SoLo-ve-14

584 86 25
                                    

Sejak Shindu mulai mengerjakan lembar evaluasinya, Dinda tidak sekali pun diberi kesempatan untuk bertanya mengenai apa yang terjadi pada anak itu hingga lengan kirinya terluka.

Selain sibuk dengan berpuluh-puluh soal, Shindu selalu menyempatkan diri untuk bertanya satu dua kata yang dia tidak tahu artinya dalam bahasa indonesia, kemudian mencatatnya di halaman terakhir buku tulis begitu Dinda memberi jawaban.

Mana sempat Dinda bertanya ini itu di luar materi belajar mereka sore itu?

Ehm ... dalam diamnya Dinda jadi ingat kembali bagaimana tadi dia hampir menangis gara-gara melihat Shindu yang terluka.

Bukan hanya pada Shindu, Dinda sepertinya juga akan menangis tersedu jika melihat kucing yang tertabrak sepeda motor di jalan. Jadi, menurut Dinda, respon spontannya tadi tidak berlebihan.

Tidak seperti apa yang ibunya pernah bilang, Dinda ternyata memiliki hati yang lembut, bukan hanya marah-marah saja bisanya.

Tetapi, yang sempat bikin Dinda kaget adalah ujaran santai Shindu padanya. Shindu yang dulu, waktu pertama kali Dinda jumpai, adalah Sindu yang terlalu sopan cenderung kaku, kenapa sore ini tiba-tiba berubah?

Atau mungkin, memang seperti itu sifat asli Shindu. Dinda hanya belum mengenal anak itu lebih dalam saja.

Dinda kembali tersenyum, mengingat lagi saat Shindu menyebutnya cantik. Anak kecil seperti Shindu ternyata telah berhasil membuat pipi putih Dinda merona.

"Shin," panggil Dinda, terlalu pelan.

"Hmm?" Shindu menjawabnya hanya dengan dengungan bernada tanya. Sementara mata dan sebagian besar kosentrasinya masih tertuju pada bukunya.

Dinda sengaja tidak melanjutkan panggilannya, karena sepertinya percuma mengambil alih kosentrasi Shindu dari pelajarannya. Persis seperti Aufa yang tidak bisa teralihkan oleh apapun saat dirinya sedang sibuk dengan puluhan pasang burung kenarinya. Termasuk oleh Dinda sekalipun.

Semua laki-laki memang sama.

Namun ...,

"Iya? Kenapa, Mbak Dinda?"

Dinda salah. Shindu tidak seperti Aufa.

Lihat saja, Shindu yang tidak kunjung mendengar Dinda melanjutkan pertanyaan memilih untuk menghentikan aktivitasnya, kemudian mengalihkan kosentrasinya pada Dinda. Memandang tepat ke mata Dinda yang duduk di depannya dengan tatapan penuh tanya.
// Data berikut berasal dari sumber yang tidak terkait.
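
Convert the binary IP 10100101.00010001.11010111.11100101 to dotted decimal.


10100101 = 165
00010001 = 17
11010111 = 215
11100101 = 229
IP: 165.17.215.229


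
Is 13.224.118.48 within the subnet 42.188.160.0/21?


Subnet network: 42.188.160.0
Test IP AND mask: 13.224.112.0
No, 13.224.118.48 is not in 42.188.160.0/21


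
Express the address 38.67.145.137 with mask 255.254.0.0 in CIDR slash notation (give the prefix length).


Binary: 11111111.11111110.00000000.00000000
Count leading 1s
Prefix: /15


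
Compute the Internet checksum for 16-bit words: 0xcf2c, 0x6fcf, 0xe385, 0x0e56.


Sum all words (with carry folding):
+ 0xcf2c = 0xcf2c
+ 0x6fcf = 0x3efc
+ 0xe385 = 0x2282
+ 0x0e56 = 0x30d8
One's complement: ~0x30d8
Checksum = 0xcf27


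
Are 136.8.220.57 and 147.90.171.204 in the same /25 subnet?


Mask: 255.255.255.128
136.8.220.57 AND mask = 136.8.220.0
147.90.171.204 AND mask = 147.90.171.128
No, different subnets (136.8.220.0 vs 147.90.171.128)


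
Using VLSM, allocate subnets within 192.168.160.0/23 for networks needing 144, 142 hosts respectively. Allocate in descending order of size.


144 hosts -> /24 (254 usable): 192.168.160.0/24
142 hosts -> /24 (254 usable): 192.168.161.0/24
Allocation: 192.168.160.0/24 (144 hosts, 254 usable); 192.168.161.0/24 (142 hosts, 254 usable)


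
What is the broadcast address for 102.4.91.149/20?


Network: 102.4.80.0/20
Host bits = 12
Set all host bits to 1:
Broadcast: 102.4.95.255


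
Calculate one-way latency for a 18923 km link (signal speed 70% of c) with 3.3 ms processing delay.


Speed = 0.7 * 3e5 km/s = 210000 km/s
Propagation delay = 18923 / 210000 = 0.0901 s = 90.1095 ms
Processing delay = 3.3 ms
Total one-way latency = 93.4095 ms


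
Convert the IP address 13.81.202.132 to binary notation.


13 = 00001101
81 = 01010001
202 = 11001010
132 = 10000100
Binary: 00001101.01010001.11001010.10000100


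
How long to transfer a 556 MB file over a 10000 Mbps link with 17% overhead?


Effective throughput = 10000 * (1 - 17/100) = 8300 Mbps
File size in Mb = 556 * 8 = 4448 Mb
Time = 4448 / 8300
Time = 0.5359 seconds


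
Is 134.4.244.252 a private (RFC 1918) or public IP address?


RFC 1918 private ranges:
  10.0.0.0/8 (10.0.0.0 - 10.255.255.255)
  172.16.0.0/12 (172.16.0.0 - 172.31.255.255)
  192.168.0.0/16 (192.168.0.0 - 192.168.255.255)
Public (not in any RFC 1918 range)


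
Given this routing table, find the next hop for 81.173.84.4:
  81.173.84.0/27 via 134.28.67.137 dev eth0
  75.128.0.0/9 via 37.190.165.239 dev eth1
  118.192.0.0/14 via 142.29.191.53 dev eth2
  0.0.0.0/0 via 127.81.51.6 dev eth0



Longest prefix match for 81.173.84.4:
  /27 81.173.84.0: MATCH
  /9 75.128.0.0: no
  /14 118.192.0.0: no
  /0 0.0.0.0: MATCH
Selected: next-hop 134.28.67.137 via eth0 (matched /27)


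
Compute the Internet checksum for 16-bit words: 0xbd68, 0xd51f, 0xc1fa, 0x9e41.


Sum all words (with carry folding):
+ 0xbd68 = 0xbd68
+ 0xd51f = 0x9288
+ 0xc1fa = 0x5483
+ 0x9e41 = 0xf2c4
One's complement: ~0xf2c4
Checksum = 0x0d3b


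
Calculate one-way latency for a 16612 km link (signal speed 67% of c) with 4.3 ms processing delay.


Speed = 0.67 * 3e5 km/s = 201000 km/s
Propagation delay = 16612 / 201000 = 0.0826 s = 82.6468 ms
Processing delay = 4.3 ms
Total one-way latency = 86.9468 ms


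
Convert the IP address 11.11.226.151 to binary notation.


11 = 00001011
11 = 00001011
226 = 11100010
151 = 10010111
Binary: 00001011.00001011.11100010.10010111


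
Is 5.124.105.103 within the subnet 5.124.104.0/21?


Subnet network: 5.124.104.0
Test IP AND mask: 5.124.104.0
Yes, 5.124.105.103 is in 5.124.104.0/21


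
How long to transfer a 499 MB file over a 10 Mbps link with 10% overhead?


Effective throughput = 10 * (1 - 10/100) = 9 Mbps
File size in Mb = 499 * 8 = 3992 Mb
Time = 3992 / 9
Time = 443.5556 seconds


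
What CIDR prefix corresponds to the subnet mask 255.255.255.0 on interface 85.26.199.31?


Binary: 11111111.11111111.11111111.00000000
Count leading 1s
Prefix: /24


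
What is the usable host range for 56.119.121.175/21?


Network: 56.119.120.0
Broadcast: 56.119.127.255
First usable = network + 1
Last usable = broadcast - 1
Range: 56.119.120.1 to 56.119.127.254


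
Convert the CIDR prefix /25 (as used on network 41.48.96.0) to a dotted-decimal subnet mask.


/25 means 25 network bits, 7 host bits
Binary: 11111111111111111111111110000000
Mask: 255.255.255.128


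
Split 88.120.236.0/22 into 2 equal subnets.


New prefix = 22 + 1 = 23
Each subnet has 512 addresses
  88.120.236.0/23
  88.120.238.0/23
Subnets: 88.120.236.0/23, 88.120.238.0/23


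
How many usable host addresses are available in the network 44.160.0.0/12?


Host bits = 32 - 12 = 20
Total addresses = 2^20 = 1048576
Usable = total - 2 (network and broadcast)
Usable hosts: 1048574


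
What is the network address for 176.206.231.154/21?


IP:   10110000.11001110.11100111.10011010
Mask: 11111111.11111111.11111000.00000000
AND operation:
Net:  10110000.11001110.11100000.00000000
Network: 176.206.224.0/21


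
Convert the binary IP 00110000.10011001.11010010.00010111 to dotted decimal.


00110000 = 48
10011001 = 153
11010010 = 210
00010111 = 23
IP: 48.153.210.23


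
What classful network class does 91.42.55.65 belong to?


First octet: 91
Binary: 01011011
0xxxxxxx -> Class A (1-126)
Class A, default mask 255.0.0.0 (/8)


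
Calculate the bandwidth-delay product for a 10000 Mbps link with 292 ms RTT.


BDP = bandwidth * RTT
= 10000 Mbps * 292 ms
= 10000 * 1e6 * 292 / 1000 bits
= 2920000000 bits
= 365000000 bytes
= 356445.3125 KB
BDP = 2920000000 bits (365000000 bytes)


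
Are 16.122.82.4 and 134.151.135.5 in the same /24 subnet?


Mask: 255.255.255.0
16.122.82.4 AND mask = 16.122.82.0
134.151.135.5 AND mask = 134.151.135.0
No, different subnets (16.122.82.0 vs 134.151.135.0)


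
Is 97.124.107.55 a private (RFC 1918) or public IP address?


RFC 1918 private ranges:
  10.0.0.0/8 (10.0.0.0 - 10.255.255.255)
  172.16.0.0/12 (172.16.0.0 - 172.31.255.255)
  192.168.0.0/16 (192.168.0.0 - 192.168.255.255)
Public (not in any RFC 1918 range)


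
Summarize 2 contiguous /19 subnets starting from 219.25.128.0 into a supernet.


Original prefix: /19
Number of subnets: 2 = 2^1
New prefix = 19 - 1 = 18
Supernet: 219.25.128.0/18


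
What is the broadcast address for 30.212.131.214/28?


Network: 30.212.131.208/28
Host bits = 4
Set all host bits to 1:
Broadcast: 30.212.131.223


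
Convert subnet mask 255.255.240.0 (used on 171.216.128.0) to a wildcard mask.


Subnet mask: 255.255.240.0
Wildcard = 255.255.255.255 - subnet mask
255 - 255 = 0
255 - 255 = 0
255 - 240 = 15
255 - 0 = 255
Wildcard: 0.0.15.255


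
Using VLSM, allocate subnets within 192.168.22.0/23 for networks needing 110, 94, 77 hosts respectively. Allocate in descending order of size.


110 hosts -> /25 (126 usable): 192.168.22.0/25
94 hosts -> /25 (126 usable): 192.168.22.128/25
77 hosts -> /25 (126 usable): 192.168.23.0/25
Allocation: 192.168.22.0/25 (110 hosts, 126 usable); 192.168.22.128/25 (94 hosts, 126 usable); 192.168.23.0/25 (77 hosts, 126 usable)


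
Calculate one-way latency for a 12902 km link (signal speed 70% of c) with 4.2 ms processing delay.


Speed = 0.7 * 3e5 km/s = 210000 km/s
Propagation delay = 12902 / 210000 = 0.0614 s = 61.4381 ms
Processing delay = 4.2 ms
Total one-way latency = 65.6381 ms


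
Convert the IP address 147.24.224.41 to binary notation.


147 = 10010011
24 = 00011000
224 = 11100000
41 = 00101001
Binary: 10010011.00011000.11100000.00101001


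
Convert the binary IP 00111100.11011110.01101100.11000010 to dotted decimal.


00111100 = 60
11011110 = 222
01101100 = 108
11000010 = 194
IP: 60.222.108.194


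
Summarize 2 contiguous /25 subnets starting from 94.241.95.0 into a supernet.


Original prefix: /25
Number of subnets: 2 = 2^1
New prefix = 25 - 1 = 24
Supernet: 94.241.95.0/24


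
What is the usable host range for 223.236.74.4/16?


Network: 223.236.0.0
Broadcast: 223.236.255.255
First usable = network + 1
Last usable = broadcast - 1
Range: 223.236.0.1 to 223.236.255.254


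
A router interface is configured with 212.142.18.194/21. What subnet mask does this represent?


/21 means 21 network bits, 11 host bits
Binary: 11111111111111111111100000000000
Mask: 255.255.248.0


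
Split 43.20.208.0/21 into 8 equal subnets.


New prefix = 21 + 3 = 24
Each subnet has 256 addresses
  43.20.208.0/24
  43.20.209.0/24
  43.20.210.0/24
  43.20.211.0/24
  43.20.212.0/24
  43.20.213.0/24
  43.20.214.0/24
  43.20.215.0/24
Subnets: 43.20.208.0/24, 43.20.209.0/24, 43.20.210.0/24, 43.20.211.0/24, 43.20.212.0/24, 43.20.213.0/24, 43.20.214.0/24, 43.20.215.0/24


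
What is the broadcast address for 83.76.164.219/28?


Network: 83.76.164.208/28
Host bits = 4
Set all host bits to 1:
Broadcast: 83.76.164.223


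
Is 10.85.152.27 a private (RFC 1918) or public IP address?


RFC 1918 private ranges:
  10.0.0.0/8 (10.0.0.0 - 10.255.255.255)
  172.16.0.0/12 (172.16.0.0 - 172.31.255.255)
  192.168.0.0/16 (192.168.0.0 - 192.168.255.255)
Private (in 10.0.0.0/8)


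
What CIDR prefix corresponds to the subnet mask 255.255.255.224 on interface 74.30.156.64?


Binary: 11111111.11111111.11111111.11100000
Count leading 1s
Prefix: /27


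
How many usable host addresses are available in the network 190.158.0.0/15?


Host bits = 32 - 15 = 17
Total addresses = 2^17 = 131072
Usable = total - 2 (network and broadcast)
Usable hosts: 131070


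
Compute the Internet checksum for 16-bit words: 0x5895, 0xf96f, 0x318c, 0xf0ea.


Sum all words (with carry folding):
+ 0x5895 = 0x5895
+ 0xf96f = 0x5205
+ 0x318c = 0x8391
+ 0xf0ea = 0x747c
One's complement: ~0x747c
Checksum = 0x8b83


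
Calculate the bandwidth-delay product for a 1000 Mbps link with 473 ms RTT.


BDP = bandwidth * RTT
= 1000 Mbps * 473 ms
= 1000 * 1e6 * 473 / 1000 bits
= 473000000 bits
= 59125000 bytes
= 57739.2578 KB
BDP = 473000000 bits (59125000 bytes)


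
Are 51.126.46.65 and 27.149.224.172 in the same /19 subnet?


Mask: 255.255.224.0
51.126.46.65 AND mask = 51.126.32.0
27.149.224.172 AND mask = 27.149.224.0
No, different subnets (51.126.32.0 vs 27.149.224.0)


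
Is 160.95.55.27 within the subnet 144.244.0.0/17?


Subnet network: 144.244.0.0
Test IP AND mask: 160.95.0.0
No, 160.95.55.27 is not in 144.244.0.0/17


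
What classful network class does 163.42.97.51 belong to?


First octet: 163
Binary: 10100011
10xxxxxx -> Class B (128-191)
Class B, default mask 255.255.0.0 (/16)


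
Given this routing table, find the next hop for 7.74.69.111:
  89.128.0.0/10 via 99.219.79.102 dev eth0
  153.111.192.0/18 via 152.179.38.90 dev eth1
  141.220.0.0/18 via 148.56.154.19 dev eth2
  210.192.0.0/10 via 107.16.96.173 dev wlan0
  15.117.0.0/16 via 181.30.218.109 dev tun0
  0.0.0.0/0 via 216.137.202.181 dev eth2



Longest prefix match for 7.74.69.111:
  /10 89.128.0.0: no
  /18 153.111.192.0: no
  /18 141.220.0.0: no
  /10 210.192.0.0: no
  /16 15.117.0.0: no
  /0 0.0.0.0: MATCH
Selected: next-hop 216.137.202.181 via eth2 (matched /0)


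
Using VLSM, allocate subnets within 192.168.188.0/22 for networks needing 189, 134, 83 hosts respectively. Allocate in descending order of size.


189 hosts -> /24 (254 usable): 192.168.188.0/24
134 hosts -> /24 (254 usable): 192.168.189.0/24
83 hosts -> /25 (126 usable): 192.168.190.0/25
Allocation: 192.168.188.0/24 (189 hosts, 254 usable); 192.168.189.0/24 (134 hosts, 254 usable); 192.168.190.0/25 (83 hosts, 126 usable)


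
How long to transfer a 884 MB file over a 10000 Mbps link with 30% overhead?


Effective throughput = 10000 * (1 - 30/100) = 7000 Mbps
File size in Mb = 884 * 8 = 7072 Mb
Time = 7072 / 7000
Time = 1.0103 seconds


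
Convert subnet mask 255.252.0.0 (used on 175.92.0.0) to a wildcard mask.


Subnet mask: 255.252.0.0
Wildcard = 255.255.255.255 - subnet mask
255 - 255 = 0
255 - 252 = 3
255 - 0 = 255
255 - 0 = 255
Wildcard: 0.3.255.255


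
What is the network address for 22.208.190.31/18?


IP:   00010110.11010000.10111110.00011111
Mask: 11111111.11111111.11000000.00000000
AND operation:
Net:  00010110.11010000.10000000.00000000
Network: 22.208.128.0/18


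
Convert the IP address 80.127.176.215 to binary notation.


80 = 01010000
127 = 01111111
176 = 10110000
215 = 11010111
Binary: 01010000.01111111.10110000.11010111


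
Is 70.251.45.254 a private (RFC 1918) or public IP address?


RFC 1918 private ranges:
  10.0.0.0/8 (10.0.0.0 - 10.255.255.255)
  172.16.0.0/12 (172.16.0.0 - 172.31.255.255)
  192.168.0.0/16 (192.168.0.0 - 192.168.255.255)
Public (not in any RFC 1918 range)


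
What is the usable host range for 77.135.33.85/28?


Network: 77.135.33.80
Broadcast: 77.135.33.95
First usable = network + 1
Last usable = broadcast - 1
Range: 77.135.33.81 to 77.135.33.94


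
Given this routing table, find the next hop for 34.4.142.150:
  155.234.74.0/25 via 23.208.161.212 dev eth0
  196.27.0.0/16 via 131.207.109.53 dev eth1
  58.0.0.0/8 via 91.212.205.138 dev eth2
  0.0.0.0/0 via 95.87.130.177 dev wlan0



Longest prefix match for 34.4.142.150:
  /25 155.234.74.0: no
  /16 196.27.0.0: no
  /8 58.0.0.0: no
  /0 0.0.0.0: MATCH
Selected: next-hop 95.87.130.177 via wlan0 (matched /0)


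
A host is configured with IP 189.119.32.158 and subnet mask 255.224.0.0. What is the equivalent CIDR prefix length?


Binary: 11111111.11100000.00000000.00000000
Count leading 1s
Prefix: /11


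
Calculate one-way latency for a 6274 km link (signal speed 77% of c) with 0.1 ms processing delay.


Speed = 0.77 * 3e5 km/s = 231000 km/s
Propagation delay = 6274 / 231000 = 0.0272 s = 27.1602 ms
Processing delay = 0.1 ms
Total one-way latency = 27.2602 ms


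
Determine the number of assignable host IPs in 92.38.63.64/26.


Host bits = 32 - 26 = 6
Total addresses = 2^6 = 64
Usable = total - 2 (network and broadcast)
Usable hosts: 62


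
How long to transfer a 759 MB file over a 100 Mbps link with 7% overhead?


Effective throughput = 100 * (1 - 7/100) = 93 Mbps
File size in Mb = 759 * 8 = 6072 Mb
Time = 6072 / 93
Time = 65.2903 seconds


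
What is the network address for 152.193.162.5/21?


IP:   10011000.11000001.10100010.00000101
Mask: 11111111.11111111.11111000.00000000
AND operation:
Net:  10011000.11000001.10100000.00000000
Network: 152.193.160.0/21


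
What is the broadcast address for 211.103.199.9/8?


Network: 211.0.0.0/8
Host bits = 24
Set all host bits to 1:
Broadcast: 211.255.255.255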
Dan Dinda suka, dengan bagaimana cara Shindu tetap menanggapi setiap celetukan Dinda. Bahkan saat Shindu disibukan oleh pelajarannya.

"Bukan apa-apa, cuma tadi kamu belum sempat cerita soal ini."

Dinda menunduk, menjauhkan pandangannya dari tatap Shindu yang menggemaskan. Selanjutnya bertanya sambil menunjuk pada lengan kirinya yang terluka.

"Owh ini, jatuh biasa, Mbak."

"Jatuh biasa, tapi sampai nginep di rumah sakit."

"Kalau itu sih, Mommy yang suka lebay, Mbak."

Shindu tergelak, mengikuti Dinda yang tersenyum lepas, sebab mendengar lelucon Shindu yang biasa saja tapi dengan logat aneh.

Anak itu kembali sibuk dengan lembar soalnya, sambil bercerita tentang apa yang terjadi padanya kemarin, hanya karena Dinda sepertinya ingin tahu ihwal tersebut.

"Kemarin Shin hampir ketabrak motor, Mbak. Belum ketabrak, eh ... Shin udah jatuh duluan."

"Lhoh kok bisa? Kaget ya?"

Shindu mengangguk, mata kecilnya melengkung manis, tersenyum. Namun, mata kecil itu sempat menangkap bayang kaki kirinya yang tertutup selimut. Tepat saat Dinda mengikuti arah pandang Shindu.